It’s no secret that running a business is full of choices. From deciding on the product to sell or service you wish to provide, whom you employ to deliver the finished product you face a choice and what comes with that choice is an opportunity cost. The one thing you can count on for your business however is that you will need a premises to run it from. The biggest dilemma you face as a commercial real estate user is whether you are better off to buy the premises for your business and become your own landlord, or to lease one and become a tenant. The outcome of this decision is extremely circumstantial and heavily reliant on aspects of your business such as growth, financial position and strategic locations, as well as working within the constraints of the property market which is driven by fundamental economic principles.

In the article below, you will find arguments to make the case either way for owning or leasing, at which stage of your business timeline each option may be more applicable and how market fundamentals may impact your decisions.
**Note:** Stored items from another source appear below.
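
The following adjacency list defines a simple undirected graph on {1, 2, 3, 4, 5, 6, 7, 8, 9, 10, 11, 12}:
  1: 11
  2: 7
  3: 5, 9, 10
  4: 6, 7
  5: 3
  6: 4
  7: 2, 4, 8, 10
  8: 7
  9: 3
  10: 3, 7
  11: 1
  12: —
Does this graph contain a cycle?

|V| = 12, |E| = 9, number of components = 3.
A forest on 12 vertices with 3 components has exactly 9 edges, which matches — so no cycle.

No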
Financial Position – The biggest influence for all end users of commercial real estate is money, with the core of this being the ability of your business to service a mortgage as well as the operational costs of your business plays a pivotal role in your decision to lease or purchase your premises.

Start-up companies face financial uncertainty throughout the initial growth years which impacts their ability to borrow funds from lenders in order to purchase their own premises. There is no need to hit the panic button however, as the benefit of leasing your first, second and maybe even third premises is the added flexibility which allows you to pair the growth of your space requirements with the growth of your business, and to avoid sunk costs in the form of poorly utilised space. Once some of your initial capital outlay has been repaid, you appear as a less risky borrower in the eyes of financial lenders, allowing you to purchase the perfect premises for your mature business!

Strategic Positioning – Location, location, location. The age old adage is alive and well in the sense that the positioning of your business has a massive impact on its bottom line and sustainability. Surrounding yourself with key cliental, suppliers and distributors has profound effects on the reduction of transportation and logistical running costs and as a result can influence whether you are willing to forgo the benefits of owning your own premises and opt for a lease instead. This of course is driven largely by factors outside of one’s control, as readiness of supply in your preferred areas is never a guarantee and purchasing a property or leasing on the periphery of your desired location can hamstring your business. If you are tied into a commitment, whether it be servicing a mortgage or a lease, quite often you are unable to up and move to a spot where your business will flourish once supply is available.

Growth Anticipation – From the day your brain child becomes an operational business, you will need a premises from which to run it from. Starting out small is inevitable, however every business goes through different surges of growth at different stages. Buying a premises can seem unfeasible if in 12-24 months you will grow out of it and as a result have to relocate. Leasing is most certainly the more common option for start-up businesses, especially those crafted by younger generations who are new to the business world and running their own shop. This isn’t always the case however, if you do have the means to purchase your first premises it can act as a fantastic foothold into the commercial property market, as once you have outgrown your premises you can purchase your next by leveraging off your initial asset, which is now rented out and providing a comfortable supplementary income.

Economic Constraints – Of course, all of the above is constrained by the fundamental economic concept of supply and demand. Property is cyclical in nature and follows a typical boom/bust model of which demand and supply are the key facilitators. At times where interest rates are low and borrowing comes cheaply, demand for commercial real estate stiffens, yields shorten and prices sky rocket. Those start-up businesses looking to take full advantage of a buoyant economy are quickly priced out of the market by heavy hitters in the form of institutions and overseas buyers who consume large amounts of sale stock, leaving leasing as their only affordable option. Conversely, once the market takes a turn and heads south towards a ‘bust, those businesses who previously were priced out of the market can now afford to buy back in once the quick-fire sales start to appear from those owners who can no longer afford to service their mortgage, or were too highly geared once the market began to turn.